Meow Wolf: Origin Story (2018)


I’m pretty open about my vices.

Readers of my reviews have probably collected that I like to drink more than is strictly healthy for a tiny woman with a family history of heart problems. Then there’s horror movies--the viler and meaner the better. Mutilations, gougings, severed limbs--that and a cup of coffee are all I need to feel alive some days. Then there’s my love of fast food and all the shame filled nights slinking through the McDonald’s drive-thru, scraping together change for dollar menu burgers, no pickles, no onions. But today I want to talk about my most shameful vice.

Bullshit modern art.

I am quite literally like a kid in a candy store whenever I get to go to a modern art museum. My friends, my family, even my poor husband has had to endure outings with me where I stare at minimalist black rectangles, contemplate looped videos of naked ice skaters, or elbow my way through frantic crowds to watch pretty frilled umbrellas open and close by a magical little mechanical switch.

I love it all, and the more esoteric, pompous, and self-important the better. But here’s the thing about love: devotion without realism is infatuation, a quick burning, unsteady thing. When you really love something, when you’re an aficionado, a devotee, a hopeless fool for something, you can’t really take things to the next level until you’ve found all its flaws, examined them, and decided, “Fuck it. I love it anyway.”

So, while I’ll be the first in line to look at the newest installation at whatever art space in whatever city I’m in, I have to admit, the art world can be narrow-minded, stifling, and all-too-exclusive.


Which is why the art collective Meow Wolf and the documentary they inspired are such a vibrant, welcome addition to the art world.

Meow Wolf: Origin Story, which I caught at a deliriously well-attended screening at the Oak Cliff Film Festival, thrillingly addresses the collective’s building fame, its place in the ever-shifting, ever-fickle world of art, and the stressful joy of collaboration.

Origin Story begins in an appropriate enough place for something with this title, the early, disconnected days of the collective’s founding members as they struggle separately to make it in Santa Fe’s polarized art scene. Caught between the lucrative kitschy art that defines the tourist industry and the high falutin, snobby world of fine art, Meow Wolf is formed when outsiders looking for community band together to achieve miraculously weird, deeply personal, interactive art installations.


The film does a beautiful job of throwing the audience into the frenzy of creative compulsion, and the scenes detailing the creation of the 2011 installation, The Due Return, a massive pirate ship that encouraged viewers to fully explore its every nook and cranny, are nothing short of exhilarating.
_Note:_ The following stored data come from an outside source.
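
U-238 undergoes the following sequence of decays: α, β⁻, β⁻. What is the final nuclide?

U-234

Start: (A, Z) = (238, 92).
After α: (234, 90).
After β⁻: (234, 91).
After β⁻: (234, 92).
Z = 92 is uranium.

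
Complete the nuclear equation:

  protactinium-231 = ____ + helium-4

Ac-227

Conserve mass number: 231 = A + 4, so A = 227.
Conserve atomic number: 91 = Z + 2, so Z = 89.
Z = 89 is actinium, so the species is actinium-227.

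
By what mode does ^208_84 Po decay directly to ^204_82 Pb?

ΔA = 204 − 208 = -4; ΔZ = 82 − 84 = -2.
A drops by 4 and Z drops by 2 — the signature of alpha emission.

alpha decay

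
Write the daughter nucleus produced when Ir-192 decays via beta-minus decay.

Pt-192

Beta-minus decay: mass number changes by +0, atomic number by +1.
A: 192 = 192; Z: 77 + 1 = 78.
Z = 78 is platinum, so the daughter is Pt-192.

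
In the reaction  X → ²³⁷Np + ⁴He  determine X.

Am-241

Conserve mass number: A = 237 + 4, so A = 241.
Conserve atomic number: Z = 93 + 2, so Z = 95.
Z = 95 is americium, so the species is ²⁴¹Am.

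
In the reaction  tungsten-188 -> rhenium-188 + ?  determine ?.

beta-minus particle

Conserve mass number: 188 = 188 + A, so A = 0.
Conserve atomic number: 74 = 75 + Z, so Z = -1.
A = 0 and Z = -1 is e⁻ — a beta-minus particle.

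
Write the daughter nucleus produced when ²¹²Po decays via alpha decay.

Pb-208

Alpha decay: mass number changes by -4, atomic number by -2.
A: 212 − 4 = 208; Z: 84 − 2 = 82.
Z = 82 is lead, so the daughter is ²⁰⁸Pb.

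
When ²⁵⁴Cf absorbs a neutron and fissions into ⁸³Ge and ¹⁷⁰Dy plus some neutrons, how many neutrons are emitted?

2

Conserve mass number: 255 = 83 + 170 + k, so k = 255 − 253 = 2.
Check atomic number: 98 = 32 + 66 + 0 = 98. ✓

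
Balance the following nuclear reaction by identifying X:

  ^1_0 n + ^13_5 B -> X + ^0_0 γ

Conserve mass number: 1 + 13 = A + 0, so A = 14.
Conserve atomic number: 0 + 5 = Z + 0, so Z = 5.
Z = 5 is boron, so the species is ^14_5 B.

B-14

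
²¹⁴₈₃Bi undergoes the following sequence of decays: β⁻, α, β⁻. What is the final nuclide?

Start: (A, Z) = (214, 83).
After β⁻: (214, 84).
After α: (210, 82).
After β⁻: (210, 83).
Z = 83 is bismuth.

Bi-210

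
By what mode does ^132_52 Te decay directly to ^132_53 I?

ΔA = 132 − 132 = 0; ΔZ = 53 − 52 = +1.
A is unchanged and Z rises by 1 — a neutron has become a proton (β⁻ decay).

beta-minus decay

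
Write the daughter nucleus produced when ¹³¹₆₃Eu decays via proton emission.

Sm-130

Proton emission: mass number changes by -1, atomic number by -1.
A: 131 − 1 = 130; Z: 63 − 1 = 62.
Z = 62 is samarium, so the daughter is ¹³⁰₆₂Sm.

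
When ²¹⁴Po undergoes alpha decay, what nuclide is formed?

Alpha decay: mass number changes by -4, atomic number by -2.
A: 214 − 4 = 210; Z: 84 − 2 = 82.
Z = 82 is lead, so the daughter is ²¹⁰Pb.

Pb-210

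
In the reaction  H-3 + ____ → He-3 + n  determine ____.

Conserve mass number: 3 + A = 3 + 1, so A = 1.
Conserve atomic number: 1 + Z = 2 + 0, so Z = 1.
A = 1 and Z = 1 is H-1 — a proton.

proton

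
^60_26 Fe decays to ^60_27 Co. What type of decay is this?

beta-minus decay

ΔA = 60 − 60 = 0; ΔZ = 27 − 26 = +1.
A is unchanged and Z rises by 1 — a neutron has become a proton (β⁻ decay).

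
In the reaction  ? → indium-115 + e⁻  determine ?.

Cd-115

Conserve mass number: A = 115 + 0, so A = 115.
Conserve atomic number: Z = 49 − 1, so Z = 48.
Z = 48 is cadmium, so the species is cadmium-115.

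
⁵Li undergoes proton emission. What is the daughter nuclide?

Proton emission: mass number changes by -1, atomic number by -1.
A: 5 − 1 = 4; Z: 3 − 1 = 2.
Z = 2 is helium, so the daughter is ⁴He.

He-4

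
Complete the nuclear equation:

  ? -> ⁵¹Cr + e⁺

Conserve mass number: A = 51 + 0, so A = 51.
Conserve atomic number: Z = 24 + 1, so Z = 25.
Z = 25 is manganese, so the species is ⁵¹Mn.

Mn-51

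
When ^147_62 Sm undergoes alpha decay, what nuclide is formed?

Nd-143

Alpha decay: mass number changes by -4, atomic number by -2.
A: 147 − 4 = 143; Z: 62 − 2 = 60.
Z = 60 is neodymium, so the daughter is ^143_60 Nd.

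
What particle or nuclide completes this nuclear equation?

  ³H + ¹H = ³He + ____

neutron

Conserve mass number: 3 + 1 = 3 + A, so A = 1.
Conserve atomic number: 1 + 1 = 2 + Z, so Z = 0.
A = 1 and Z = 0 is ¹n — a neutron.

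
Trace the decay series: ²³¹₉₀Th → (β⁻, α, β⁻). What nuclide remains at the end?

Th-227

Start: (A, Z) = (231, 90).
After β⁻: (231, 91).
After α: (227, 89).
After β⁻: (227, 90).
Z = 90 is thorium.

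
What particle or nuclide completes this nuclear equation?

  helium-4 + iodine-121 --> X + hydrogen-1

Xe-124

Conserve mass number: 4 + 121 = A + 1, so A = 124.
Conserve atomic number: 2 + 53 = Z + 1, so Z = 54.
Z = 54 is xenon, so the species is xenon-124.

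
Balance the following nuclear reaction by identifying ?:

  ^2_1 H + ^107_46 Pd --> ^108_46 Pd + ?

Conserve mass number: 2 + 107 = 108 + A, so A = 1.
Conserve atomic number: 1 + 46 = 46 + Z, so Z = 1.
A = 1 and Z = 1 is ^1_1 H — a proton.

proton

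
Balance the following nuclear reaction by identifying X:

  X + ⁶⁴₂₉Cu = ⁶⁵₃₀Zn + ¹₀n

deuteron

Conserve mass number: A + 64 = 65 + 1, so A = 2.
Conserve atomic number: Z + 29 = 30 + 0, so Z = 1.
A = 2 and Z = 1 is ²₁H — a deuteron.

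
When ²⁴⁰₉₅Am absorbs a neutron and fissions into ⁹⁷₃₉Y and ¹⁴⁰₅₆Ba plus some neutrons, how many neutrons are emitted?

Conserve mass number: 241 = 97 + 140 + k, so k = 241 − 237 = 4.
Check atomic number: 95 = 39 + 56 + 0 = 95. ✓

4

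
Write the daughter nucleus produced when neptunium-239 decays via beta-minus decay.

Beta-minus decay: mass number changes by +0, atomic number by +1.
A: 239 = 239; Z: 93 + 1 = 94.
Z = 94 is plutonium, so the daughter is plutonium-239.

Pu-239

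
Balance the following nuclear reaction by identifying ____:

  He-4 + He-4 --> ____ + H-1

Li-7

Conserve mass number: 4 + 4 = A + 1, so A = 7.
Conserve atomic number: 2 + 2 = Z + 1, so Z = 3.
Z = 3 is lithium, so the species is Li-7.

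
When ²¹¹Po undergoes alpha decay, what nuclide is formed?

Pb-207

Alpha decay: mass number changes by -4, atomic number by -2.
A: 211 − 4 = 207; Z: 84 − 2 = 82.
Z = 82 is lead, so the daughter is ²⁰⁷Pb.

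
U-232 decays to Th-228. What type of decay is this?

ΔA = 228 − 232 = -4; ΔZ = 90 − 92 = -2.
A drops by 4 and Z drops by 2 — the signature of alpha emission.

alpha decay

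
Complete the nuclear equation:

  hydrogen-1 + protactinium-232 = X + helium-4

Th-229

Conserve mass number: 1 + 232 = A + 4, so A = 229.
Conserve atomic number: 1 + 91 = Z + 2, so Z = 90.
Z = 90 is thorium, so the species is thorium-229.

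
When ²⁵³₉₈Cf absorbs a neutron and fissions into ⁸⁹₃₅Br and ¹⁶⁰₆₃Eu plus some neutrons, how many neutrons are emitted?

Conserve mass number: 254 = 89 + 160 + k, so k = 254 − 249 = 5.
Check atomic number: 98 = 35 + 63 + 0 = 98. ✓

5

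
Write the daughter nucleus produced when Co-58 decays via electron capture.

Electron capture: mass number changes by +0, atomic number by -1.
A: 58 = 58; Z: 27 − 1 = 26.
Z = 26 is iron, so the daughter is Fe-58.

Fe-58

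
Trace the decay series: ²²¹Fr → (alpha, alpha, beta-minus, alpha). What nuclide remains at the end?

Pb-209

Start: (A, Z) = (221, 87).
After α: (217, 85).
After α: (213, 83).
After β⁻: (213, 84).
After α: (209, 82).
Z = 82 is lead.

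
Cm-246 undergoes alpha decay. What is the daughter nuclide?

Pu-242

Alpha decay: mass number changes by -4, atomic number by -2.
A: 246 − 4 = 242; Z: 96 − 2 = 94.
Z = 94 is plutonium, so the daughter is Pu-242.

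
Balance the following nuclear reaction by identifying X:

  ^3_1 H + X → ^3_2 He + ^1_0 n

proton

Conserve mass number: 3 + A = 3 + 1, so A = 1.
Conserve atomic number: 1 + Z = 2 + 0, so Z = 1.
A = 1 and Z = 1 is ^1_1 H — a proton.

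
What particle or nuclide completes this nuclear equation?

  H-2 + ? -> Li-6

Conserve mass number: 2 + A = 6, so A = 4.
Conserve atomic number: 1 + Z = 3, so Z = 2.
A = 4 and Z = 2 is He-4 — an alpha particle.

alpha particle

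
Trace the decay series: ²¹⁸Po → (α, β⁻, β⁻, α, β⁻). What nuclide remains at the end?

Bi-210

Start: (A, Z) = (218, 84).
After α: (214, 82).
After β⁻: (214, 83).
After β⁻: (214, 84).
After α: (210, 82).
After β⁻: (210, 83).
Z = 83 is bismuth.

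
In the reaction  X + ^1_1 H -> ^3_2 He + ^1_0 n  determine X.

Conserve mass number: A + 1 = 3 + 1, so A = 3.
Conserve atomic number: Z + 1 = 2 + 0, so Z = 1.
A = 3 and Z = 1 is ^3_1 H — a triton.

triton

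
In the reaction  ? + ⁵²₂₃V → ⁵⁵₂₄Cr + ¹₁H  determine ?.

Conserve mass number: A + 52 = 55 + 1, so A = 4.
Conserve atomic number: Z + 23 = 24 + 1, so Z = 2.
A = 4 and Z = 2 is ⁴₂He — an alpha particle.

alpha particle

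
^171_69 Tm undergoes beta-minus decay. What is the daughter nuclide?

Yb-171

Beta-minus decay: mass number changes by +0, atomic number by +1.
A: 171 = 171; Z: 69 + 1 = 70.
Z = 70 is ytterbium, so the daughter is ^171_70 Yb.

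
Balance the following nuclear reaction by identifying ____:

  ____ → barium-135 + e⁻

Cs-135

Conserve mass number: A = 135 + 0, so A = 135.
Conserve atomic number: Z = 56 − 1, so Z = 55.
Z = 55 is caesium, so the species is caesium-135.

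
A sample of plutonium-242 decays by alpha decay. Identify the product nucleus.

U-238

Alpha decay: mass number changes by -4, atomic number by -2.
A: 242 − 4 = 238; Z: 94 − 2 = 92.
Z = 92 is uranium, so the daughter is uranium-238.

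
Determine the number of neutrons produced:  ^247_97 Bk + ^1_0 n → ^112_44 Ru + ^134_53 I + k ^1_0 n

Conserve mass number: 248 = 112 + 134 + k, so k = 248 − 246 = 2.
Check atomic number: 97 = 44 + 53 + 0 = 97. ✓

2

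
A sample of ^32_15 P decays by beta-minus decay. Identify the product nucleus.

Beta-minus decay: mass number changes by +0, atomic number by +1.
A: 32 = 32; Z: 15 + 1 = 16.
Z = 16 is sulfur, so the daughter is ^32_16 S.

S-32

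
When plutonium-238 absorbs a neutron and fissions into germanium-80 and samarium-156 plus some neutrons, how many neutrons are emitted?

3

Conserve mass number: 239 = 80 + 156 + k, so k = 239 − 236 = 3.
Check atomic number: 94 = 32 + 62 + 0 = 94. ✓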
Despite being a documentary, there’s an addictive, joyful tone to the first half of the film as the artists chronicled work themselves to exhaustion and the point of frenzy to finish the ambitious project on time. The payoff of getting to wander via the camera through the completed installation has all the wonder and childlike whimsy of a funhouse.

Of course, the fame gained from this achievement is both a boon and source of conflict for the collective as they struggle to find their next project. But when George R.R. Martin steps in to give the group a financial boost, they center their attention on The House of Eternal Return, a complex, maze-like installation housed in an abandoned bowling alley. But the stress of mounting another massive show causes fractures within the group, leading to tragedy, separation but ultimate success.

As someone shamelessly in thrall to the sometimes shallow, sometimes patronizingly trendy world of modern art, seeing the genuine passion that goes into the collective’s works makes me fall in love with art all over again. But even if you’re not sold on all the attendant bullshit in the contemporary arts scene, Meow Wolf: Origin Story is a must view for anyone interested in the creative process, self-expression, or group dynamics. This warts-and-all documentary brilliantly captures all of the magic and misery of working with other creatives. Whether you’re a fan of the collective’s work or you’ve just now heard of them, this film is an engaging, kaleidoscopic ode to the creative spirit.